I also never sorted out whether the division over Entry and Exit, or just going to one of these, is related to the type of Entry and Exit thinking of Market order vs Limit and Stop order. Point is, I use a combination of everything on either side and it depends on the situation which is used when. You may probably find out yourself, thinking of which would be the most efficient for IG, because this is how they work (trying to make the most money out of everything). Example (just making this up !), it would be quite noticeable for you if the spread was taken from an Entry-Limit; for Market you wouldn’t know (or it would be hard to find out). The Exit would be even more noticeable for you if it would be a Target Profit (as in : Ha, I am making $100 right now and, hey, what ? now the Exit occurs on TP and now it is only 98.5 ??), so when a TP is noticed by IG, the spread would be taken fully from the Entry (and the loss of 1.5 would be there instantly, which is hardly noticeable – only with more effort). Please remember, I am making up the examples/reasons; all I do know for sure is that where it is taken, can change. Also to remember : in Live.Your reflections on what actually happens with in-bar trades and the spread causing a trade right on the spot, is something I contemplated myself, but don’t have am answer to other than this one : how to the by IG set minimum distance can be related to this and how would they possibly NOT have this under their control in such a particular occasion/setup. Thus, Entry is at 22100 and the OCO connected Limit is at 22095 because it so happens but the implied (half) spread is at 33 and thus the entry could imply a loss to 22100 – 33 = 22067. Please do notice : the gain would show -33 right away in normal Live circumstances and thus the (OCO) Limit would be in order instantly. This is what IG may try to prevent with their 4 points (etc.) minimum distance, but it would be (could be) too difficult to arrange for this in this setup. … And backtest (and Demo ?) would just do it.
These matters can not ever be tested in Backtest or other means without the market being there, so it can only be done in Live, and even then you would have a very hard time to reason what happened in some situations. Btw, I call this “bouncing”, which would be “physical” when using very short timeframes like 1 second and when you’d allow a new (possible) entry each next second after the exit. It would be out of control.
Notice that for IG this would not be possible because of the spread, while for IB it would not be possible for you to control it because of the required interaction with Exchanges which take (latency) time.

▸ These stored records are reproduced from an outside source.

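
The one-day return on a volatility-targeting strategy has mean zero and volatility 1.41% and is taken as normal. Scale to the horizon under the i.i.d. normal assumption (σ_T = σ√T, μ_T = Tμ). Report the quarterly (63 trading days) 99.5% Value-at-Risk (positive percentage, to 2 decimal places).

At 99.5%, z = 2.576.
σ_{63d} = 1.41% × √63 = 11.192%.
VaR = 2.576 × 11.192% = 28.831%.

28.83%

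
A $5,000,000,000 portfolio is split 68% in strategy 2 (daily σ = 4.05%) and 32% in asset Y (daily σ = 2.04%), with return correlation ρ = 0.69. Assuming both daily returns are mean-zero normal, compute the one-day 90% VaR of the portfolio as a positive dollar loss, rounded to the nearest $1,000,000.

σ_p² = 0.68²·4.05² + 0.32²·2.04² + 2·0.69·0.68·0.32·4.05·2.04 = 10.4916 (%²).
σ_p = √10.4916 = 3.239%.
At 90%, z = 1.282.
VaR = 1.282 × 3.239% = 4.152%; on $5,000,000,000 that is $207,600,000.

$208,000,000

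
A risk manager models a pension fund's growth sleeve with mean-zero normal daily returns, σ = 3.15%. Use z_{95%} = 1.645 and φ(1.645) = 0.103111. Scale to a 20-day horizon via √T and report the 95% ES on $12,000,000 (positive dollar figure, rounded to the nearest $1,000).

$3,486,000

σ_{20d} = 3.15% × √20 = 14.087%.
ES multiplier = φ(z)/(1−α) = 0.103111/0.05 = 2.062.
ES = 14.087% × 2.062 = 29.047%; on $12,000,000: $3,485,640.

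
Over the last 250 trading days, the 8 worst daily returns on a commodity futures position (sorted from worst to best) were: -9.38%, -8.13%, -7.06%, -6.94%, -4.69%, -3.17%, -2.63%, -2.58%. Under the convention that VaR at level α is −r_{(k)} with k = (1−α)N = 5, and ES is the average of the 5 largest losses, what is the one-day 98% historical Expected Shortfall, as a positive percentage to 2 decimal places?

7.24%

The 5 worst returns sum to -36.20%.
ES = −(-36.20%) / 5 = 7.24%.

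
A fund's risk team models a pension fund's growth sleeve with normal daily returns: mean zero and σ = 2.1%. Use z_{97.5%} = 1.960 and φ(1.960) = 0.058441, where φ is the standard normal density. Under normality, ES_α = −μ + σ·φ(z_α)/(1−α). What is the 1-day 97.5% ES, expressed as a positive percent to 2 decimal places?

Tail multiplier: φ(z)/(1−α) = 0.058441 / 0.025 = 2.338.
ES = 2.1% × 2.338 = 4.910%.

4.91%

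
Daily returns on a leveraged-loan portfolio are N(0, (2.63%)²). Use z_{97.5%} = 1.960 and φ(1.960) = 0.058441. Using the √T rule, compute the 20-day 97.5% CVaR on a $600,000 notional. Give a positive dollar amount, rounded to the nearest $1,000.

σ_{20d} = 2.63% × √20 = 11.762%.
ES multiplier = φ(z)/(1−α) = 0.058441/0.025 = 2.338.
ES = 11.762% × 2.338 = 27.500%; on $600,000: $165,000.

$165,000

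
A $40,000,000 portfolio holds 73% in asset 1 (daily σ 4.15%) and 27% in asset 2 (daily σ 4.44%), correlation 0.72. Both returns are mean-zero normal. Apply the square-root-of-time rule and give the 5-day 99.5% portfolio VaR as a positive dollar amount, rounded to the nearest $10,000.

$9,170,000

σ_p = √(0.73²·4.15² + 0.27²·4.44² + 2·0.72·0.73·0.27·4.15·4.44) = 3.981%.
σ_{5d} = 3.981% × √5 = 8.902%.
z(99.5%) = 2.576.
VaR = 2.576 × 8.902% = 22.932%; on $40,000,000 that is $9,172,800.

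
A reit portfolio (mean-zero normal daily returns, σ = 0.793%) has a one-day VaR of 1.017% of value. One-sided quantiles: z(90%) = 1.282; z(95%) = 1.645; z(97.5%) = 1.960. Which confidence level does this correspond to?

90%

Implied z = VaR/σ = 1.017 / 0.793 = 1.282.
This matches z(90%) = 1.282.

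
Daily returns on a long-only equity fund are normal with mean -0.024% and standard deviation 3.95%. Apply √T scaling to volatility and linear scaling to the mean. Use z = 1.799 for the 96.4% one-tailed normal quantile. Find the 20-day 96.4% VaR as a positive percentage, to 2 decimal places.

32.26%

σ_{20d} = 3.95% × √20 = 17.665%; μ_{20d} = 20 × -0.024% = -0.480%.
VaR = −(-0.480%) + 1.799 × 17.665% = 32.259%.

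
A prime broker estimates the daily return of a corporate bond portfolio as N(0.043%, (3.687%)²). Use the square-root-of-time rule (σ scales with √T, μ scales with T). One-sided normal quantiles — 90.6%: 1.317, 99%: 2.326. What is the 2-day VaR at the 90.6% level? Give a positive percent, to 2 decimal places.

6.78%

σ_{2d} = 3.687% × √2 = 5.214%; μ_{2d} = 2 × 0.043% = 0.086%.
VaR = −(0.086%) + 1.317 × 5.214% = 6.781%.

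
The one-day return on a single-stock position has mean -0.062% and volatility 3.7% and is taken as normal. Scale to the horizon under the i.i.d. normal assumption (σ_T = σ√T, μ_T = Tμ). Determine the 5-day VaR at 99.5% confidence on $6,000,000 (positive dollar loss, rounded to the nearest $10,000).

At 99.5%, z = 2.576.
σ_{5d} = 3.7% × √5 = 8.273%; μ_{5d} = 5 × -0.062% = -0.310%.
VaR = −(-0.310%) + 2.576 × 8.273% = 21.621%.
On $6,000,000: 0.21621 × $6,000,000 = $1,297,260.

$1,300,000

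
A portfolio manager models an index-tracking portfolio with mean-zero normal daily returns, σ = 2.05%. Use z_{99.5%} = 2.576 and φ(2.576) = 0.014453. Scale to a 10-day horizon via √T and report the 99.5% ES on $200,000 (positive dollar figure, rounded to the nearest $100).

$37,500

σ_{10d} = 2.05% × √10 = 6.483%.
ES multiplier = φ(z)/(1−α) = 0.014453/0.005 = 2.891.
ES = 6.483% × 2.891 = 18.742%; on $200,000: $37,484.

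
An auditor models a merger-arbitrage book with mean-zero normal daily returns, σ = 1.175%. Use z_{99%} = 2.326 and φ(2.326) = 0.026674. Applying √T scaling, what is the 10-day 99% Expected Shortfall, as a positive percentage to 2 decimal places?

σ_{10d} = 1.175% × √10 = 3.716%.
ES multiplier = φ(z)/(1−α) = 0.026674/0.01 = 2.667.
ES = 3.716% × 2.667 = 9.911%.

9.91%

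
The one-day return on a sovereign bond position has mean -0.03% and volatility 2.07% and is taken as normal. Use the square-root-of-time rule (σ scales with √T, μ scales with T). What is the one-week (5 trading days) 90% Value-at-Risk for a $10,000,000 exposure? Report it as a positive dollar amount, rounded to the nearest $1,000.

At 90%, z = 1.282.
σ_{5d} = 2.07% × √5 = 4.629%; μ_{5d} = 5 × -0.03% = -0.150%.
VaR = −(-0.150%) + 1.282 × 4.629% = 6.084%.
On $10,000,000: 0.06084 × $10,000,000 = $608,400.

$608,000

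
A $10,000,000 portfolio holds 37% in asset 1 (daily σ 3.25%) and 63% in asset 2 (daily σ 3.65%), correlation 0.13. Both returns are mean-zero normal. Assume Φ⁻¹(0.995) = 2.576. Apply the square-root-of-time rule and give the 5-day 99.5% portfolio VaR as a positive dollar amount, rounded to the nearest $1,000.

σ_p = √(0.37²·3.25² + 0.63²·3.65² + 2·0.13·0.37·0.63·3.25·3.65) = 2.730%.
σ_{5d} = 2.730% × √5 = 6.104%.
VaR = 2.576 × 6.104% = 15.724%; on $10,000,000 that is $1,572,400.

$1,572,000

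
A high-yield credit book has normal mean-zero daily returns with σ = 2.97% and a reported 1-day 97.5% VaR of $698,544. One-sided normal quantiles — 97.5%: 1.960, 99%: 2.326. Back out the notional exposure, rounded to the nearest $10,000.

VaR as a fraction of value: z·σ = 1.960 × 2.97% = 5.8212%.
Position = $698,544 / 0.058212 = $12,000,000.

$12,000,000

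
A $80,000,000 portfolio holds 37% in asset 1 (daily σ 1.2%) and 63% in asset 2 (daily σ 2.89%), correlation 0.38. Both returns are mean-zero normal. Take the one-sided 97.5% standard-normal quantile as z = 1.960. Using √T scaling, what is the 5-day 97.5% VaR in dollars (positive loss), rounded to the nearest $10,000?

$7,120,000

σ_p = √(0.37²·1.2² + 0.63²·2.89² + 2·0.38·0.37·0.63·1.2·2.89) = 2.031%.
σ_{5d} = 2.031% × √5 = 4.541%.
VaR = 1.960 × 4.541% = 8.900%; on $80,000,000 that is $7,120,000.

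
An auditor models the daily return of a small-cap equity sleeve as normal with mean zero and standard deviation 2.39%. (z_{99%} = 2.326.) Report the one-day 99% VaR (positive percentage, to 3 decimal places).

5.559%

VaR = z·σ = 2.326 × 2.39% = 5.559%.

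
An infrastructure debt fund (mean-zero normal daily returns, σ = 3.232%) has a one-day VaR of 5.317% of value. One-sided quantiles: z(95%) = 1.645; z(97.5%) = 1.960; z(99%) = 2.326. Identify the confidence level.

95%

Implied z = VaR/σ = 5.317 / 3.232 = 1.645.
This matches z(95%) = 1.645.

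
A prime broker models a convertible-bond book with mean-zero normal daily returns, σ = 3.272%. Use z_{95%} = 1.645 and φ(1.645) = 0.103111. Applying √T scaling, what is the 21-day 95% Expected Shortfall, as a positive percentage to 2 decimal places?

σ_{21d} = 3.272% × √21 = 14.994%.
ES multiplier = φ(z)/(1−α) = 0.103111/0.05 = 2.062.
ES = 14.994% × 2.062 = 30.918%.

30.92%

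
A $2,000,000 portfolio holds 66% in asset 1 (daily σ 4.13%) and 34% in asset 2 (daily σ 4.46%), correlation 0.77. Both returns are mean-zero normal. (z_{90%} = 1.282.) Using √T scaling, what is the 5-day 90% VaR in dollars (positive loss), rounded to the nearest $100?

$230,000

σ_p = √(0.66²·4.13² + 0.34²·4.46² + 2·0.77·0.66·0.34·4.13·4.46) = 4.012%.
σ_{5d} = 4.012% × √5 = 8.971%.
VaR = 1.282 × 8.971% = 11.501%; on $2,000,000 that is $230,020.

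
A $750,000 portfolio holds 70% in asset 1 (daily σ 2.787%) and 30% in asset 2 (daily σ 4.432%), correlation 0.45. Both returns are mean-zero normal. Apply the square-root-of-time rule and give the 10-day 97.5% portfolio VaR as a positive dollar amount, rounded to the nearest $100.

σ_p = √(0.7²·2.787² + 0.3²·4.432² + 2·0.45·0.7·0.3·2.787·4.432) = 2.812%.
σ_{10d} = 2.812% × √10 = 8.892%.
z(97.5%) = 1.960.
VaR = 1.960 × 8.892% = 17.428%; on $750,000 that is $130,710.

$130,700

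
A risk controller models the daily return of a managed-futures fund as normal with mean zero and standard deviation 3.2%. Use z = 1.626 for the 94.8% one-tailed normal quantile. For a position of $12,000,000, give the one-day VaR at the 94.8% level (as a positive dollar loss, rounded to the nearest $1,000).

$624,000

VaR = z·σ = 1.626 × 3.2% = 5.203%.
On $12,000,000: 0.05203 × $12,000,000 = $624,360.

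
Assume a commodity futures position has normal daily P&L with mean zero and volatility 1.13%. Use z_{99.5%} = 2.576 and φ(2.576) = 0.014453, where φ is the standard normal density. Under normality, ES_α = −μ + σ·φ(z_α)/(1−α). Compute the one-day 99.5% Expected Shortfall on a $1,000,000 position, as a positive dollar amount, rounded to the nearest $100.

$32,700

Tail multiplier: φ(z)/(1−α) = 0.014453 / 0.005 = 2.891.
ES = 1.13% × 2.891 = 3.267%.
On $1,000,000: 0.03267 × $1,000,000 = $32,670.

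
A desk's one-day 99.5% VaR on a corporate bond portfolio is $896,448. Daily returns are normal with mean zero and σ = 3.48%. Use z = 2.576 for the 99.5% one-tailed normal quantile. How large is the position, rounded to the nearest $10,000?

$10,000,000

VaR as a fraction of value: z·σ = 2.576 × 3.48% = 8.96448%.
Position = $896,448 / 0.0896448 = $10,000,000.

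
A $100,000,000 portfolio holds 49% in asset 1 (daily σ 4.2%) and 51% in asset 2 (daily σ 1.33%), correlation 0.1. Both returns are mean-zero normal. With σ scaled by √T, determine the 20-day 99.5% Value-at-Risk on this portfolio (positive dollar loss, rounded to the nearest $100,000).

$25,700,000

σ_p = √(0.49²·4.2² + 0.51²·1.33² + 2·0.1·0.49·0.51·4.2·1.33) = 2.230%.
σ_{20d} = 2.230% × √20 = 9.973%.
z(99.5%) = 2.576.
VaR = 2.576 × 9.973% = 25.690%; on $100,000,000 that is $25,690,000.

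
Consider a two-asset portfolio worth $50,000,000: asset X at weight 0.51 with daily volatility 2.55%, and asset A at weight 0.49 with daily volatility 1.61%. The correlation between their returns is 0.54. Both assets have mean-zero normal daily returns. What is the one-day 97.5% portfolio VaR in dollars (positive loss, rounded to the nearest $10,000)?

σ_p² = 0.51²·2.55² + 0.49²·1.61² + 2·0.54·0.51·0.49·2.55·1.61 = 3.4217 (%²).
σ_p = √3.4217 = 1.850%.
At 97.5%, z = 1.960.
VaR = 1.960 × 1.850% = 3.626%; on $50,000,000 that is $1,813,000.

$1,810,000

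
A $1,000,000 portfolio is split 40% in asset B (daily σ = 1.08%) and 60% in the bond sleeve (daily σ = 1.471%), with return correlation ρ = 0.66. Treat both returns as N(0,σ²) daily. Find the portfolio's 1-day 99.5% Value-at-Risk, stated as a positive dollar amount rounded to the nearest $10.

$31,220

σ_p² = 0.4²·1.08² + 0.6²·1.471² + 2·0.66·0.4·0.6·1.08·1.471 = 1.4689 (%²).
σ_p = √1.4689 = 1.212%.
At 99.5%, z = 2.576.
VaR = 2.576 × 1.212% = 3.122%; on $1,000,000 that is $31,220.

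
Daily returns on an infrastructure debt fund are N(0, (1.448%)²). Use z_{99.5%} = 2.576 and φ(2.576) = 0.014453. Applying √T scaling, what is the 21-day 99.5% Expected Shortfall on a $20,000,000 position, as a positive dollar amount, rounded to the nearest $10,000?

σ_{21d} = 1.448% × √21 = 6.636%.
ES multiplier = φ(z)/(1−α) = 0.014453/0.005 = 2.891.
ES = 6.636% × 2.891 = 19.185%; on $20,000,000: $3,837,000.

$3,840,000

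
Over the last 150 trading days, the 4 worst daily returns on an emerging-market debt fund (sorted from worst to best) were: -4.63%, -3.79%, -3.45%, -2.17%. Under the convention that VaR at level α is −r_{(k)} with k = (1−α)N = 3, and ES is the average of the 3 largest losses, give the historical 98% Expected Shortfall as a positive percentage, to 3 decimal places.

3.957%

The 3 worst returns sum to -11.87%.
ES = −(-11.87%) / 3 = 3.9566…% ≈ 3.957%.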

These are all complex matters, happening at the tick level and beyond (Quotes) which may work (out) in PRT but which can not be made visible and controlled really. Only indirectly.In the realm of all this, I drafted a post for the OP on Feb 1, which ended with this :
The mere point is : what you attempt is super complicated instead of simple (which latter are your own words), but you don’t see this (yet). It is like somebody said in this or the other thread : you would have to know the ticks. This translated : you would need to know what is/was first : price dropping or price rising. My idea : you can’t know this, unless you looked at it live. So … did you ?
Hint : of course not (but you could). And moral : you think simple things cannot be done in PRT, while I think all can be done once you know what is going on behind the scenes.
What I would definitely do in your situation – I mean with this idea is … Don’t do it at all.but I never posted it (though still have it on screen).